In the month of July, actively-managed ETFs in the US saw their total asset base shrink by nearly $300 million from $2.1 billion to about $1.8 billion. While there several big movers in the past month, including some of WisdomTree’s currency ETFs, there were two stories in particular that were interesting – those of PIMCO’s Enhanced Short Maturity Fund (MINT) and AdvisorShares’ Mars Hill Global Relative Value ETF (GRV).
MINT was launched in November 2009 and was the first actively-managed money-market ETF that strived to achieve returns on cash holdings better than the measly rates available in basic US treasuries. It served as an alternative to money-market funds for investors and portfolio managers looking to invest excess cash in portfolios. Given PIMCO’s well known fixed-income expertise and the ease of access provided through the active ETF structure, MINT proved to quite a success. The fund gathered close to $600 million in assets in the month of May alone and became the largest actively-managed ETF in the US. May was an especially volatile month for the equity markets as the S&P500 went from 1200 to 1070 and that was reflected in the scramble to move allocations to cash and money-market instruments like MINT. At its peak, MINT’s market cap exceeded $800 million.
However, since then, as the markets bottomed in June started recovering in July, MINT started seeing massive outflows, presumably because investors moved allocations back into risky assets. Assets dropped to $650 million at the end of June and really fell in July, plummeting to about $330 million, easily making it the biggest loser in the Active ETF space. As we highlighted in June, MINT’s fortunes are likely to continue being dependent and inversely related to the fortunes of the general market. By virtue of its asset class, MINT’s asset base will be volatile, but it’s important to note that assets have not fallen back to the sub-$200 million level that MINT was at prior to its steep growth in May. And most significantly, MINT has been quite successful at its main objective, to provide total income and return than money-market funds. The chart below shows MINT’s healthy outperformance when compared to the SPDR Barclays Capital 1-3 Month T-Bill ETF (BIL), especially so in recent months. (Click to enlarge)
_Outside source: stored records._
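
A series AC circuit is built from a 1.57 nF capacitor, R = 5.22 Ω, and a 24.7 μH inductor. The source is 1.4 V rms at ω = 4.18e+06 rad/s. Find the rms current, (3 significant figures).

X_L = ωL = 103 Ω
X_C = 1/(ωC) = 152 Ω
Net reactance X = X_L − X_C = -49.1 Ω
Z = 5.22 − j49.1 Ω
|Z| = √(5.22² + 49.1²) = 49.4 Ω
I = V/|Z| = 1.4/49.4 = 28.3 mA

28.3 mA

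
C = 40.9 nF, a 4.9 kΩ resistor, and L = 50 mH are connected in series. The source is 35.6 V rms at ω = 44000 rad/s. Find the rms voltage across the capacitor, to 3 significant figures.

X_L = ωL = 2200 Ω
X_C = 1/(ωC) = 556 Ω
Net reactance X = X_L − X_C = 1640 Ω
Z = 4900 + j1640 Ω
|Z| = √(4900² + 1640²) = 5170 Ω
I = V/|Z| = 6.89 mA
V_C = I·|Z_C| = 0.00689 × 556 = 3.83 V

3.83 V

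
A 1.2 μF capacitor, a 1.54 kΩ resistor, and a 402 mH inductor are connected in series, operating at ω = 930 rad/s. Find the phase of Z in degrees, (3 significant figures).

-18.7°

X_L = ωL = 374 Ω
X_C = 1/(ωC) = 896 Ω
Net reactance X = X_L − X_C = -522 Ω
Z = 1540 − j522 Ω
|Z| = √(1540² + 522²) = 1630 Ω
∠Z = arctan(-522/1540) = -18.7°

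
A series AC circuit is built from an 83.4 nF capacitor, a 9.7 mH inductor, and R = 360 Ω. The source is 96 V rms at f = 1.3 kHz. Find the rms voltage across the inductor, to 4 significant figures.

5.302 V

ω = 2πf = 8168 rad/s
X_L = ωL = 79.23 Ω
X_C = 1/(ωC) = 1468 Ω
Net reactance X = X_L − X_C = -1389 Ω
Z = 360.0 − j1389 Ω
|Z| = √(360.0² + 1389²) = 1435 Ω
I = V/|Z| = 66.92 mA
V_L = I·|Z_L| = 0.06692 × 79.23 = 5.302 V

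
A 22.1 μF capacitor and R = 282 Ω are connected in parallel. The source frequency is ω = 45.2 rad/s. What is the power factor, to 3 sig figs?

0.963

X_C = 1/(ωC) = 1000 Ω
Parallel: admittances add. Y = 1/R + jωC
Y = (0.00355 + j0.000999) S
|Y| = 0.00368 S → |Z| = 1/|Y| = 271 Ω, ∠Z = −∠Y = -15.7°
cos φ = cos(-15.7°) = 0.963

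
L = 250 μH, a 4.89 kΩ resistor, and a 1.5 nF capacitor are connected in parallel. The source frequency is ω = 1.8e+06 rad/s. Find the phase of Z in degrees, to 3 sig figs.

-66.8°

X_L = ωL = 450 Ω
X_C = 1/(ωC) = 370 Ω
Parallel: admittances add. Y = 1/R + 1/(jωL) + jωC
Y = (0.000204 + j0.000478) S
|Y| = 0.000520 S → |Z| = 1/|Y| = 1920 Ω, ∠Z = −∠Y = -66.8°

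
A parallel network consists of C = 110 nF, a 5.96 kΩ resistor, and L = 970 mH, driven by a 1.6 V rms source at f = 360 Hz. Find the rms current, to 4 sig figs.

426.3 μA

ω = 2πf = 2262 rad/s
X_L = ωL = 2194 Ω
X_C = 1/(ωC) = 4019 Ω
Parallel: admittances add. Y = 1/R + 1/(jωL) + jωC
Y = (0.0001678 − j0.0002070) S
|Y| = 0.0002664 S → |Z| = 1/|Y| = 3753 Ω, ∠Z = −∠Y = 50.97°
I = V/|Z| = 1.6/3753 = 426.3 μA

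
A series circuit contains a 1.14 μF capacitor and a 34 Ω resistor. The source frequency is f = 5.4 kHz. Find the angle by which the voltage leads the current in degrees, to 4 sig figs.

ω = 2πf = 33930 rad/s
X_C = 1/(ωC) = 25.85 Ω
Z = 34.00 − j25.85 Ω
|Z| = √(34.00² + 25.85²) = 42.71 Ω
∠Z = arctan(-25.85/34.00) = -37.25°

-37.25°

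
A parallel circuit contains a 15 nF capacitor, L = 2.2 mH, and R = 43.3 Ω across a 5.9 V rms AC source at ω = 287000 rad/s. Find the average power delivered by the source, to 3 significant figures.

X_L = ωL = 631 Ω
X_C = 1/(ωC) = 232 Ω
Parallel: admittances add. Y = 1/R + 1/(jωL) + jωC
Y = (0.0231 + j0.00272) S
|Y| = 0.0233 S → |Z| = 1/|Y| = 43.0 Ω, ∠Z = −∠Y = -6.72°
I = V/|Z| = 137 mA
P = VI cos φ = 5.9 × 0.137 × cos(-6.72°) = 804 mW

804 mW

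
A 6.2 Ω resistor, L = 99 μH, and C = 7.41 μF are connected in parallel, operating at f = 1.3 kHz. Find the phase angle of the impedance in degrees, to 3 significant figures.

82.2°

ω = 2πf = 8168 rad/s
X_L = ωL = 0.809 Ω
X_C = 1/(ωC) = 16.5 Ω
Parallel: admittances add. Y = 1/R + 1/(jωL) + jωC
Y = (0.161 − j1.18) S
|Y| = 1.19 S → |Z| = 1/|Y| = 0.842 Ω, ∠Z = −∠Y = 82.2°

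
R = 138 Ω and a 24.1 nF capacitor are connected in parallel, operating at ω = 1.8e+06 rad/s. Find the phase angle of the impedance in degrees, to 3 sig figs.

X_C = 1/(ωC) = 23.1 Ω
Parallel: admittances add. Y = 1/R + jωC
Y = (0.00725 + j0.0434) S
|Y| = 0.0440 S → |Z| = 1/|Y| = 22.7 Ω, ∠Z = −∠Y = -80.5°

-80.5°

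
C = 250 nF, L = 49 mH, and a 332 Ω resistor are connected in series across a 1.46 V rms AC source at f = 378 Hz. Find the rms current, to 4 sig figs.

ω = 2πf = 2375 rad/s
X_L = ωL = 116.4 Ω
X_C = 1/(ωC) = 1684 Ω
Net reactance X = X_L − X_C = -1568 Ω
Z = 332.0 − j1568 Ω
|Z| = √(332.0² + 1568²) = 1603 Ω
I = V/|Z| = 1.46/1603 = 911.0 μA

911.0 μA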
In contrast to the MINT’s story, another brand new actively-managed ETF, GRV saw nearly instant success in July. GRV was AdvisorShares’ second product launch that hit the market on July 9th, with the Dent Tactical ETF (DENT) being the only previous offering from AdvisorShares.
GRV hit the road running, gathering $38 million in assets in less than 3 weeks. While in the wider universe of ETF launches, that may not mean much, within the Active ETF space, that was enough to make it the largest equity actively-managed ETF in the US. While that may say more about the lack of success of other equity active ETFs than about GRV itself, it does indicate that investors like what GRV has to offer. The fund is unique in that it is the first actively-managed ETF to offer a long/short investment strategy that is usually accessible only through hedge funds. The portfolio managers will generally pursue a market neutral strategy but can opt to utilize derivatives to obtain a directional exposure to the market.
Initial reactions to GRV’s launch were mixed with some commentators questioning the complexity of the product and its utility for investors over long-only strategies. However, investors do seem to be voting with their money as the strategy clearly does appeal to some investors. The coming months will show whether the interest in GRV and assets continue flowing in. And of course, there’s the important matter of actually being able to provide the absolute returns that the sub-advisors claim to strive for.
Disclosure: No positions in above-mentioned names.